Appropriate coupling

Microservices architectures typically have two kinds of coupling: integration and service template. Integration coupling is obvious—services need to call each other to pass information. The other type of coupling, service templates, prevents harmful duplication. Developers and operations benefit if a variety of facilities are consistent and managed within microservices. For example, each service needs to include monitoring, logging, authentication/authorization, and other “plumbing” capabilities. If left to the responsibility of each service team, ensuring compliance and lifecycle management like upgrades will likely suffer. By defining the appropriate technical architecture coupling points in service templates, an infrastructure team can manage that coupling while freeing individual service teams from worrying about it. Domain teams merely extend the template and write their behavior. When upgrades to infrastructure changes, the template picks it up automatically during the next deployment pipeline execution. The physical bounded context in microservices correlates exactly to our concept of architectural quantum—it is a physically decoupled deployable component with high functional cohesion.

4. Culture of automation

Microservices architectures embrace Continuous Delivery, by using deployment pipelines to rigorously test code and automate tasks like machine provisioning and deployment. Automated testing in particular is extremely useful in fast changing environments.

Each service forms a bounded context around a domain concept, making it easy to make changes that only affect that context.
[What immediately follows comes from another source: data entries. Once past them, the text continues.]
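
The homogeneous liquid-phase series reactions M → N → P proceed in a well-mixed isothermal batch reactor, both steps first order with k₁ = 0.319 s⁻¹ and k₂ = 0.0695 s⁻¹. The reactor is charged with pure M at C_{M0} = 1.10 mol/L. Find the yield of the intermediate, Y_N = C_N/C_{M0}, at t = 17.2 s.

0.382

Solving the coupled first-order balances gives C_N(t) = [k₁/(k₂−k₁)]·C_{M0}·(e^(−k₁t) − e^(−k₂t)).
e^(−k₁t) = e^(−0.319×17.2) = e^(−5.487) = 0.004141; e^(−k₂t) = e^(−1.195) = 0.3026.
C_N = 0.319×1.10/(0.0695−0.319) × (0.004141−0.3026) = (-1.406)×(-0.2984) = 0.4197 mol/L.
Y_N = C_N/C_{M0} = 0.4197/1.10 = 0.382.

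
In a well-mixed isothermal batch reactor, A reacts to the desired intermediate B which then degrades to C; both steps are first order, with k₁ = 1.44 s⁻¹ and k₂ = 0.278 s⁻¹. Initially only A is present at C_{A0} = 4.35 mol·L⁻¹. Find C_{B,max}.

2.93 mol·L⁻¹

At the optimum, C_{B,max}/C_{A0} = (k₁/k₂)^[k₂/(k₂−k₁)].
= (1.44/0.278)^(0.278/(0.278−1.44)) = (5.180)^(-0.2392) = 0.6747.
C_{B,max} = 0.6747×4.35 = 2.93 mol·L⁻¹.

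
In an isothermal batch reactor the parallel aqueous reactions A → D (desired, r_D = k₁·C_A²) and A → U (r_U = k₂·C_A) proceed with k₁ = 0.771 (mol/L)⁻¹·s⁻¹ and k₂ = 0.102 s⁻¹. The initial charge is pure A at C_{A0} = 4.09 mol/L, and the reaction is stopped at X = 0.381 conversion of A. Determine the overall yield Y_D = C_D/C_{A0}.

C_A = C_{A0}(1−X) = 2.532 mol/L.
Along a PFR/batch, dC_U/dC_A = −r_U/(r_D+r_U) = −k₂/(k₂+k₁·C_A).
Integrating from C_{A0} to C_A: C_U = (0.102/0.771)·ln[(0.102+0.771·4.09)/(0.102+0.771·2.53)] = 0.1323·ln(3.255/2.054) = 0.06093 mol/L.
Then C_D = (C_{A0}−C_A) − C_U = 1.558 − 0.06093 = 1.497 mol/L.
Y_D = C_D/C_{A0} = 1.497/4.09 = 0.366.

0.366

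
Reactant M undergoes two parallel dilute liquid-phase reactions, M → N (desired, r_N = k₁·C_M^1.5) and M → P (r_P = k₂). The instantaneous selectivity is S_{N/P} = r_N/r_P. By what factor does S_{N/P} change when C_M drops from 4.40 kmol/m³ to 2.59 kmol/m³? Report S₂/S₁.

0.452

S_{N/P} = (k₁/k₂)·C_M^1.5, so S₂/S₁ = (C_{M,2}/C_{M,1})^1.5.
= (2.59/4.40)^1.5 = (0.5886)^1.5 = 0.452.
Selectivity toward N falls as C_M falls — high-concentration operation is favoured.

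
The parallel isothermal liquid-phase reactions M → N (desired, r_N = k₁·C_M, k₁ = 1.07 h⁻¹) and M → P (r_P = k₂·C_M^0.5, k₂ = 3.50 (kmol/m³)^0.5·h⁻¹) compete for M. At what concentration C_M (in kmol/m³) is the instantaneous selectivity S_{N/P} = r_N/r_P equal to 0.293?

S_{N/P} = (k₁/k₂)·C_M^0.5 ⇒ C_M = (S·k₂/k₁)^(2).
= (0.293×3.50/1.07)^(2) = (0.9584)^(2) = 0.919 kmol/m³.

0.919 kmol/m³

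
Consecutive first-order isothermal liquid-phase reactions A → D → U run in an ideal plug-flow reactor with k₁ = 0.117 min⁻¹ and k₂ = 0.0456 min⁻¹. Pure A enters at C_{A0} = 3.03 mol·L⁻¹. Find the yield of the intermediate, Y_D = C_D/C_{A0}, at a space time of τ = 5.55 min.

For first-order series with pure A initially, C_D(τ) = k₁C_{A0}/(k₂−k₁)·(e^(−k₁τ) − e^(−k₂τ)).
e^(−k₁τ) = e^(−0.117×5.55) = e^(−0.6493) = 0.5224; e^(−k₂τ) = e^(−0.2531) = 0.7764.
C_D = 0.117×3.03/(0.0456−0.117) × (0.5224−0.7764) = (-4.965)×(-0.2540) = 1.261 mol·L⁻¹.
Y_D = C_D/C_{A0} = 1.261/3.03 = 0.416.

0.416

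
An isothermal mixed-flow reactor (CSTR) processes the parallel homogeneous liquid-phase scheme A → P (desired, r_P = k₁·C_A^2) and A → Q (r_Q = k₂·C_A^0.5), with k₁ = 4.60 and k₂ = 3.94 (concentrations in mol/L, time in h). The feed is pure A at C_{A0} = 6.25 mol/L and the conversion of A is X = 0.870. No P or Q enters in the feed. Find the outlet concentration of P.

Exit C_A = C_{A0}(1−X) = 6.25×0.130 = 0.8125 mol/L.
Rates in a CSTR are evaluated at the outlet concentration: r_P = 4.60×0.8125^2 = 3.037, r_Q = 3.94×0.8125^0.5 = 3.551.
Fraction of consumed A going to P: r_P/(r_P+r_Q) = 0.4609.
C_P = 0.4609·C_{A0}·X = 0.4609×6.25×0.870 = 2.51 mol/L.

2.51 mol/L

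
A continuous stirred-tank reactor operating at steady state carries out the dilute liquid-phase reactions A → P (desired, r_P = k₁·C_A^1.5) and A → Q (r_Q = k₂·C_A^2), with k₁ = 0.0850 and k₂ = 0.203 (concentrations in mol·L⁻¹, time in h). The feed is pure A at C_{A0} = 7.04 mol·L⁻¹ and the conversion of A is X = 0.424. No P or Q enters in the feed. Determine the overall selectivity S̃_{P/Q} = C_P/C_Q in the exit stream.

0.208

Exit C_A = C_{A0}(1−X) = 7.04×0.576 = 4.055 mol·L⁻¹.
Rates in a CSTR are evaluated at the outlet concentration: r_P = 0.0850×4.055^1.5 = 0.6941, r_Q = 0.203×4.055^2 = 3.338.
Overall selectivity = C_P/C_Q = r_Pτ/(r_Qτ) = r_P/r_Q = 0.208.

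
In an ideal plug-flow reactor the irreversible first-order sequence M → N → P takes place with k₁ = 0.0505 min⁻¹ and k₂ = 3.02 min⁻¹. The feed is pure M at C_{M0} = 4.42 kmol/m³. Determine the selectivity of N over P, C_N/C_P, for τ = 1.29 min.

For first-order series with pure M initially, C_N(τ) = k₁C_{M0}/(k₂−k₁)·(e^(−k₁τ) − e^(−k₂τ)).
e^(−k₁τ) = e^(−0.0505×1.29) = e^(−0.06515) = 0.9369; e^(−k₂τ) = e^(−3.896) = 0.02033.
C_N = 0.0505×4.42/(3.02−0.0505) × (0.9369−0.02033) = 0.07517×0.9166 = 0.06890 kmol/m³.
C_M = C_{M0}e^(−k₁τ) = 4.141 kmol/m³, so C_P = C_{M0}−C_M−C_N = 0.2099 kmol/m³; C_N/C_P = 0.328.

0.328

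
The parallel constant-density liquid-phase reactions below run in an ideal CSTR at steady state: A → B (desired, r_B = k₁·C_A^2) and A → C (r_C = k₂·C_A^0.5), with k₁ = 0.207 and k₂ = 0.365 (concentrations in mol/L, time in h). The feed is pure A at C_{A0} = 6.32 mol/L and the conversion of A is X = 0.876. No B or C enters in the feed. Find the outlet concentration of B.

1.56 mol/L

Exit C_A = C_{A0}(1−X) = 6.32×0.124 = 0.7837 mol/L.
A CSTR operates uniformly at the exit composition, giving r_B = 0.1271 and r_C = 0.3231 (each k·C_A^n at C_A = 0.7837).
Fraction of consumed A going to B: r_B/(r_B+r_C) = 0.2824.
C_B = 0.2824·C_{A0}·X = 0.2824×6.32×0.876 = 1.56 mol/L.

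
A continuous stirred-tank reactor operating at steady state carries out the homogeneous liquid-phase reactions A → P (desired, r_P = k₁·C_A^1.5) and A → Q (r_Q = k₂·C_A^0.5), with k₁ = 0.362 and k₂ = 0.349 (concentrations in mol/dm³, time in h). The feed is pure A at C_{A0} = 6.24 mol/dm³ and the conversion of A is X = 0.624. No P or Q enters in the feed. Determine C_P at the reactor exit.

2.76 mol/dm³

Exit C_A = C_{A0}(1−X) = 6.24×0.376 = 2.346 mol/dm³.
Rates in a CSTR are evaluated at the outlet concentration: r_P = 0.362×2.346^1.5 = 1.301, r_Q = 0.349×2.346^0.5 = 0.5346.
Fraction of consumed A going to P: r_P/(r_P+r_Q) = 0.7088.
C_P = 0.7088·C_{A0}·X = 0.7088×6.24×0.624 = 2.76 mol/dm³.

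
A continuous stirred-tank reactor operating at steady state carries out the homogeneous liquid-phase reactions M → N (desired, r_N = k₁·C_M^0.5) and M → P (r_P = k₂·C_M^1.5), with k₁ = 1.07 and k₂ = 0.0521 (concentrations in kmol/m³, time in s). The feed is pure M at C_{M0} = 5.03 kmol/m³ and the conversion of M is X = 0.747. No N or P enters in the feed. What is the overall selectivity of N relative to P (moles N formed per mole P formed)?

16.1

Exit C_M = C_{M0}(1−X) = 5.03×0.253 = 1.273 kmol/m³.
In a CSTR the entire volume is at exit conditions, so r_N = 1.07×1.273^0.5 = 1.207 and r_P = 0.0521×1.273^1.5 = 0.07479.
Overall selectivity = C_N/C_P = r_Nτ/(r_Pτ) = r_N/r_P = 16.1.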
Microservices architectures rely heavily on automation practices from Continuous Delivery, utilizing deployment pipelines and modern DevOps practices.

5. Deployed independently

Developers and operations expect that each service component will be deployed independently from other services (and other infrastructure), reflecting the physical manifestation of the bounded context. The ability for developers to deploy one service without affecting any other service is one of the defining benefits of this architectural style. Moreover, developers typically automate all deployment and operations tasks, including parallel testing and Continuous Delivery.

One of the key principles of the microservices style of architecture is strict partitioning across domain-bounded contexts. The technical architecture is embedded within the domain parts, honoring DDD’s bounded context principle by making each service physically separate, which leads to a share nothing architecture from the technical perspective. Physical separation is expected for each service, allowing easy replacement and evolution. Because each microservice embeds the technical architecture within the bounded context, any service may evolve in any way necessary. Thus, the dimensions of evolvability for microservices corresponds to the number of services, each of which developers can treat independently because each service is highly decoupled.

6. Isolate failure

Developers isolate failure both within the context of a microservices and in the coordination of services. Each service is expected to handle reasonable error scenarios and recover if possible. Many DevOps best practices (such as the circuit breaker pattern, bulkheads, and so on) commonly appear in these architectures. Many microservices architectures adhere to the Reactive Manifesto, a list of operational and coordination principles that lead to more robust systems.

7. Highly observable

Developers cannot hope to manually monitor hundreds or thousands of services (how many multicast SSH terminal sessions can one developer observe?). Thus, monitoring and logging become first-class concerns in this architecture. If operations cannot monitor one of these services, it might as well not exist.

Each service has a well-defined boundary, allowing a variety of levels of testing within the service components. Services must coordinate via integration, which also requires testing. Fortunately, sophisticated testing techniques grew alongside the development of microservices.